Chair: Stuart Graham (Georgia Tech)
Yoshimi Okada (Hitotsubashi University)
Sadao Nagaoka (Tokyo Keizai University)
Stuart Graham (Georgia Tech)
Dietmar Harhoff (Max-Planck Institute)
The patent system plays two roles in promoting innovation: (1) protecting inventions from imitation during a limited time, thereby promoting R&D and commercialization and (2) disclosing useful technological information to the public and facilitating technological knowledge diffusion, thereby reducing duplicative R&D activities and reducing information asymmetries. Prior empirical research on the patent system is heavily concentrated on the first role, and while a significant body of theoretical research has examined the disclosure function, corresponding empirical research is very limited. This session collected together and reported upon new empirical research addressing the disclosure function and its economic implications.
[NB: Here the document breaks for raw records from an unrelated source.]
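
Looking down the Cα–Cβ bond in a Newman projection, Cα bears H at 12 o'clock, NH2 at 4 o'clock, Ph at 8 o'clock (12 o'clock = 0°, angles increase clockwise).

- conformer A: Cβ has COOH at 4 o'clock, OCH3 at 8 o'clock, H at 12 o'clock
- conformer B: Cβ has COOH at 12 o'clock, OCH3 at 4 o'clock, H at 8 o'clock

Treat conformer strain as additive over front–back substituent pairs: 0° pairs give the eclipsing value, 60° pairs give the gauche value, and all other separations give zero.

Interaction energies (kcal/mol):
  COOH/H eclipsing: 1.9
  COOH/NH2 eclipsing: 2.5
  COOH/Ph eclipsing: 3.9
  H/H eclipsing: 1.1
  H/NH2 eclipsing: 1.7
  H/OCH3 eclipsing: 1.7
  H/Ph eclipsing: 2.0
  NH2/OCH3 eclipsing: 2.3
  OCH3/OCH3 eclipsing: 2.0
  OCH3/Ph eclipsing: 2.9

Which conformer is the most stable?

B

A (eclipsed): H–H eclipsed, NH2–COOH eclipsed, Ph–OCH3 eclipsed; 1.1 + 2.5 + 2.9 = 6.5 kcal/mol.
B (eclipsed): H–COOH eclipsed, NH2–OCH3 eclipsed, Ph–H eclipsed; 1.9 + 2.3 + 2.0 = 6.2 kcal/mol.
B has the lowest total (6.2 kcal/mol).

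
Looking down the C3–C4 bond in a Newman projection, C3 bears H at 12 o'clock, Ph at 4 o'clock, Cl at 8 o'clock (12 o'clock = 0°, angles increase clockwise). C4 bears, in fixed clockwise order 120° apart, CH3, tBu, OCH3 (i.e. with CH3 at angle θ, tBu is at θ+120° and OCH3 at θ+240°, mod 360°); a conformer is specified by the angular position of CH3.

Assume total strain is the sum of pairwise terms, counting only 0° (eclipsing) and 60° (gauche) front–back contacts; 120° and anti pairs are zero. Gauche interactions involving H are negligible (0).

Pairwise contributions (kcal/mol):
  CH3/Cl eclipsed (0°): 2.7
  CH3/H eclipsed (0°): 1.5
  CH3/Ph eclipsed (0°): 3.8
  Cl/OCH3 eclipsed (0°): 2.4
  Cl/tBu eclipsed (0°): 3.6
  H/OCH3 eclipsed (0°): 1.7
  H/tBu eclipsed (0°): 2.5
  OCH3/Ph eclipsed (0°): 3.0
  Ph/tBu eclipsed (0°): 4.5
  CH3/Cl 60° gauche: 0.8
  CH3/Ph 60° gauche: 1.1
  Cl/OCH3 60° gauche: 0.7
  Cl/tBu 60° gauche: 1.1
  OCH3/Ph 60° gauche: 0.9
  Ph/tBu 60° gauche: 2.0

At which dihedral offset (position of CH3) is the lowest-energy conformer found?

180°

CH3 at 0° (eclipsed): H(0°)/CH3(0°) eclipsed 1.5; Ph(120°)/tBu(120°) eclipsed 4.5; Cl(240°)/OCH3(240°) eclipsed 2.4 → 8.4 kcal/mol.
CH3 at 60° (staggered): Ph(120°)/CH3(60°) gauche 1.1; Ph(120°)/tBu(180°) gauche 2.0; Cl(240°)/tBu(180°) gauche 1.1; Cl(240°)/OCH3(300°) gauche 0.7 → 4.9 kcal/mol.
CH3 at 120° (eclipsed): H(0°)/OCH3(0°) eclipsed 1.7; Ph(120°)/CH3(120°) eclipsed 3.8; Cl(240°)/tBu(240°) eclipsed 3.6 → 9.1 kcal/mol.
CH3 at 180° (staggered): Ph(120°)/CH3(180°) gauche 1.1; Ph(120°)/OCH3(60°) gauche 0.9; Cl(240°)/CH3(180°) gauche 0.8; Cl(240°)/tBu(300°) gauche 1.1 → 3.9 kcal/mol.
CH3 at 240° (eclipsed): H(0°)/tBu(0°) eclipsed 2.5; Ph(120°)/OCH3(120°) eclipsed 3.0; Cl(240°)/CH3(240°) eclipsed 2.7 → 8.2 kcal/mol.
CH3 at 300° (staggered): Ph(120°)/tBu(60°) gauche 2.0; Ph(120°)/OCH3(180°) gauche 0.9; Cl(240°)/CH3(300°) gauche 0.8; Cl(240°)/OCH3(180°) gauche 0.7 → 4.4 kcal/mol.
The minimum (3.9 kcal/mol) occurs with CH3 at 180°.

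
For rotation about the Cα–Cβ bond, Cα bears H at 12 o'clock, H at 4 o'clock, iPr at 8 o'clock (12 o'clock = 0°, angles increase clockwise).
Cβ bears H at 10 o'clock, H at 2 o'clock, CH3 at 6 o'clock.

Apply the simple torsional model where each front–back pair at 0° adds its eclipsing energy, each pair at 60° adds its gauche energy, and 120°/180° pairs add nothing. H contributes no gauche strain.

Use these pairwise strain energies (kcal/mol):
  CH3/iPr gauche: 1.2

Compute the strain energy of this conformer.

This conformer (staggered): iPr(240°)/CH3(180°) gauche 1.2 → 1.2 kcal/mol.

1.2 kcal/mol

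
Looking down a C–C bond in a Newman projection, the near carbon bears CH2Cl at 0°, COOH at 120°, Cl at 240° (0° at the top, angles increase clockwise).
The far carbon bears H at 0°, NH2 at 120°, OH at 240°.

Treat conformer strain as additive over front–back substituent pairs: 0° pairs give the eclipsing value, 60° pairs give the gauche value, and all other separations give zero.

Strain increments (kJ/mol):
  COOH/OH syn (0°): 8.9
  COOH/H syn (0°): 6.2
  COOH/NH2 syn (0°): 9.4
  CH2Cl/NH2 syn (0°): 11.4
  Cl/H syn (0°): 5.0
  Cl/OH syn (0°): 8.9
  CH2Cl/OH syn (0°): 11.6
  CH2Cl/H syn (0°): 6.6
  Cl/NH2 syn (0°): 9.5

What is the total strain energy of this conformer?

This conformer (eclipsed): CH2Cl(0°)/H(0°) eclipsed 6.6; COOH(120°)/NH2(120°) eclipsed 9.4; Cl(240°)/OH(240°) eclipsed 8.9 → 24.9 kJ/mol.

24.9 kJ/mol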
The session covered not only the disclosure of the invention (technical information) and the application document (legal information) during the patenting process, but also the relevant prior art (limitations and breadth information). Research topics included applicant incentives for early disclosure, the effects of introducing pre-grant publications in the US on the innovation process, and characteristics of inventors and firms related to information disclosure in patent documents. The panelists (Graham, Harhoff, Nagaoka and Okada) discussed the implications of the several studies presented, and provided an opportunity for interaction with the audience.